Classes have been good, though it wasn't as much the leap up into intellectual discussion as I expected. Not as many people talk in class as I thought they would -- usually three-four main participants no matter the total number of students -- which I think is the reason that the level of discussion is not as elevated as I would like it. It's hard to elevate when you don't talk, and I know that there are some smart, albeit silent, students out there.

* * * * *

Being in Singapore and Paris was very good for my preparation for grad school in that way, as it made me much more self-disciplined and gave me very good work habits and stamina. It also made me cultivate a certain insecurity about my lack of knowledge and as to what I should know in order to become a good professor. That this insecurity in some sense superceded the reality of grad students (who aren't all completely motivated, who don't do all the work all the time) is not important: as long as I maintain my version of what I want to be, I think I'll be alright. That I used to force myself to read 200 pages a day when I was in Singapore and RA-ing is funny, since I'm not required to read as much for grad school, or not as difficult material at least.

My department is good, with all the benefits and detractions of a small department (more attention, fewer course options). I'm taking an independent study on the theory of the novel next semester (Armstrong), as well as a course on literature and photography, and most likely a third course at Harvard on the 19th century literary imagination (the old school course of transcendentalists, albeit in a "greener" context since it's with Larry Buell).

From department to apartment: I have a wonderful apartment on the second floor of a 1790s house on Benefit Street, right across from the Nicholas Brown Center for the Study of American Civilization (aka across from the Marxists, but that's another matter since I don't go there ever).
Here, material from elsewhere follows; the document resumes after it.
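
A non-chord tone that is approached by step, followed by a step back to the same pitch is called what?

Approach: by step. Departure: by step in the opposite direction, back to the starting pitch.
Stepwise on both sides but reversing to return to the same chord tone — a neighbor tone. (Had it continued onward in the same direction it would be a passing tone instead.)

Neighbor tone.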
Two rooms and a kitchen in between; I U-Hauled all my furniture down from Boston so I didn't have to buy anything, which was nice. It's decorated with all the posters I've collected in the last ten years, with a Thai silk hanging, Laotian Rothko look-alike hanging from Luang Prabang, a Rodin watercolor of a Cambodian dancer, my Frederick Douglass as an old bitter man poster (from the Birmingham Civil Rights Center), and numerous older posters that have seen the test of time. Right now the place is a mess, since I have about 100 library books checked out and have been away too much to clean up the place, but it usually is a wonderful place to sit around, though I haven't worked well in it quite yet. I even brought my grandfather's 1970s-era barcalounger.

Life has been an interesting blend of grad student frugality (I've learned how to cook!), interspersed with lavish trips to New York to visit my girlfriend -- lavish because I've been inevitably going out drinking with Justin and Chris et al. at least one of those nights. It's hard to avoid spending money in New York, but I do appreciate the Kerouacized-bourgeois late nights drinking til 4 and eating chicken rice from the Pakistani stall on 53rd and 6th or going to John's for pizza on Bleecker and MacDougal -- or perhaps eating the following day post-church Sunday in Harlem at Charles Southern Style Kitchen's buffet while large, well-dressed black men with well-polished, gold-tipped shoes bring their families out.

But that's what time in the south will do for you -- make you crave some good food, though I'm still waiting on finding good ribs (like Fat Matt's in Atlanta )and tex-mex (like Papasitos in Houston) in New York. Food has become a sort of fetish for me, which is surprising since I never used to care about that kind of thing, passing it off as impermanent unlike objects. Maybe I've become decadent in old age, who knows. Or maybe it's just grad-schoolification.

But that's enough for now. I dislike reading extremely long posts myself, so I really should break this up somehow. [EDIT] there's my best effort.

LISTENING TO: Hanayo, Joe Le Taxi: ain't nothing better than a geisha-turned-avant-garde pop-trance singer. Garden State has a great soundtrack also, but, then again, it is practically a remake of The Graduate, so I would hope it would.